For one, offshore wind may not be as cost-effective as it seems, and the forecasts on rapid cost reductions through increasing economies of scale are simply not realistic. A lack of continued subsidies—including state-backed mandates for renewable and offshore energy generation credits that compel electric utility companies to enter long-term agreements with wind energy developers at above-market prices—reduces the likelihood of offshore wind installations being developed. These subsidies, compounded by the requirement for extra transmission infrastructure and backup electricity sources, are set to raise the cost of energy and diminish economic growth.

In connection with this, while it is true that Power Purchase Agreement (PPA) prices and the expenses associated with offshore wind development have seen a notable decline over the past decade, assertions suggesting a substantial reduction in the construction and operational costs of offshore wind facilities may be overly optimistic. This is because the bigger offshore wind projects become, the more the costs will be devoted to supporting infrastructure like cables, foundations, and more, which are all sourced from mature industries. For instance, lowering per-unit costs is unlikely to happen when we increase the size of cement manufacturers, as they have likely captured most economies of scale.

Higher demand for offshore wind facilities will also increase the demand for the underlying materials necessary to complete such projects, like steel and concrete for offshore wind turbine foundations, which will realistically inflate their prices rather than decrease them. And since all these materials require the use of fossil fuels to some extent, ongoing efforts and policies to impose carbon taxes will increase the cost of manufacturing and transporting the materials needed for the turbine sites.

Output Degradation

Moreover, the true costs of offshore wind farm developments borne by taxpayers and electric ratepayers are likely to be higher than expected if we look at the experiences in Europe over the last decade, which demonstrates the rapid performance degradation of offshore wind turbines by 4.5% on average per year. The declining output and increasing maintenance costs result in the growing economic incentive for offshore wind project developers to abandon their projects before they fulfill their contracts.
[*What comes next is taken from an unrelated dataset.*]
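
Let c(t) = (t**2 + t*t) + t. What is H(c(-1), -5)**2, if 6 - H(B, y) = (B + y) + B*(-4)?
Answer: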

The levelized costs published in the U.S. Energy Information Administration (EIA) Annual Energy Outlook, along with those from other relevant authorities, all assume a lack of any reduction in the power generation capabilities of an offshore wind farm over time even when it is already known that output tends to decrease as turbines age. This reduction in output carries two significant economic implications: first, an escalation in levelized costs as the project’s output diminishes over time, and second, a decline in the relative benefit of sustained operation due to the associated increase in costs. Eventually, the anticipated expenses for maintaining an offshore wind farm will surpass the projected revenues, prompting project owners to make a rational economic decision to cease operations.


Of course, there is more to the economics of offshore wind farms apart from the two mentioned above. From other hidden costs associated with ensuring bulk power system reliability, project abandonment, future decommissioning endeavors, and so on, there is so much more to the grand and ambitious project of making offshore wind energy economically viable for the long term. But in summary, the combination of lower electricity costs, reduced GHG emissions, thousands of new jobs, and new manufacturing industries makes offshore renewable energy sound like a dream when the current reality is that it will more than likely result in the opposite, causing higher electricity costs, significant adverse environmental impacts, and less economic growth should there be a lack of policy changes that address its many inherent obstacles.